After a drug is swallowed or injected, exactly how much of it stays in the blood and for how long becomes a guessing game. Even when the starting dose is well-controlled, each patient’s unique pharmacokinetic profile means that drug concentrations can vary widely. That causes problems for conditions that require drugs at steady levels, or those that don’t work at low levels but cause toxic side effects at high levels. It also makes it difficult for doctors to know whether they need to prescribe a higher dose that could lead to even more side effects — especially for patients undergoing hard-to-tolerate drugs like chemotherapy.
These challenges would quickly disappear if patients had a way to rapidly and safely monitor the concentration of drugs in their blood at home. Last week, scientists at the University of Montreal took steps to make that into a reality with new work published in the Journal of the American Chemical Society. Their team developed a DNA-based electrochemical sensor that monitors drug concentrations from a single drop of blood within five minutes.
“Using this DNA-base assay, we have been able to develop sensors for multiple blood molecules even if their concentration was sometimes less than 100,000 times less concentrated than glucose," said Bal-Ram Adhikari, a biotechnologist at the University of Montreal and co-author on the study, in the press release.
Electric currents reveal concentrations
The device works by imitating nature’s signaling systems. "Cells have developed nanoscale 'signaling cascades' made of biomolecules that are programmed to interact together to activate specific cellular activities in the presence of specific amount of external stimuli or molecules,” said Guichi Zhu, an electrochemist at the University of Montreal and first author on the paper, in the release.
In the case of their new sensor, DNA molecules interact with the molecular drug target and then activate another electro-active DNA molecule that generates an electrochemical current upon hitting an electrode on the device. The researchers demonstrated the concept using an anti-malaria drug in mice and showed that the DNA signaling cascade produced a change in electrical current that was picked up by the sensor and allowed it to quantify the concentration of the drug in the mice.
The team has now secured a patent for their device and licensed it to the Montreal-based company Anasens to move forward with commercialization.
The future of drug monitoring
Point-of-care devices like these could lead to advances in personalized medicine for patients who take drugs to treat cancer, chronic conditions, or even short-term illnesses.

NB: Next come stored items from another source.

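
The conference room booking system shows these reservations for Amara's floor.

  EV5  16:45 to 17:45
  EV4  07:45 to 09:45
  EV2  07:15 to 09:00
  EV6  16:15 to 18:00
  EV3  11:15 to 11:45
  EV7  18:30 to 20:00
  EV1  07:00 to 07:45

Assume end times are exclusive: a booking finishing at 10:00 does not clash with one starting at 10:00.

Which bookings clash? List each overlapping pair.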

They could also come in less invasive forms with sensors that don’t require blood at all. Earlier this year, researchers at the University of Southern California developed a wearable sensor that uses sweat to track lithium concentrations in patients with bipolar disorder. This population represents a great example of why regular, accessible testing is critical: too little lithium provides no therapeutic benefits to patients, while too much lithium can lead to kidney and thyroid damage or even possibly be fatal.
That device used organic electrochemical transistors that were designed to detect lithium specifically, suggesting that future work could also tailor these transistors to a wide variety of molecules picked up through sweat. In a statement, the researchers noted that they plan to integrate artificial intelligence algorithms into the sensor that would automatically adjust the lithium dosage in patients — showing the possibility for at-home drug sensors to become a crucial part of a patient’s personalized therapy program.
With the market for global therapeutic drug monitoring poised to grow to $2.32 billion by 2030, further research and investment on devices like these could make it routine to measure the concentration of almost any drug from a patient’s home. The end result would be safer drug dosages and better therapeutic outcomes for all patients.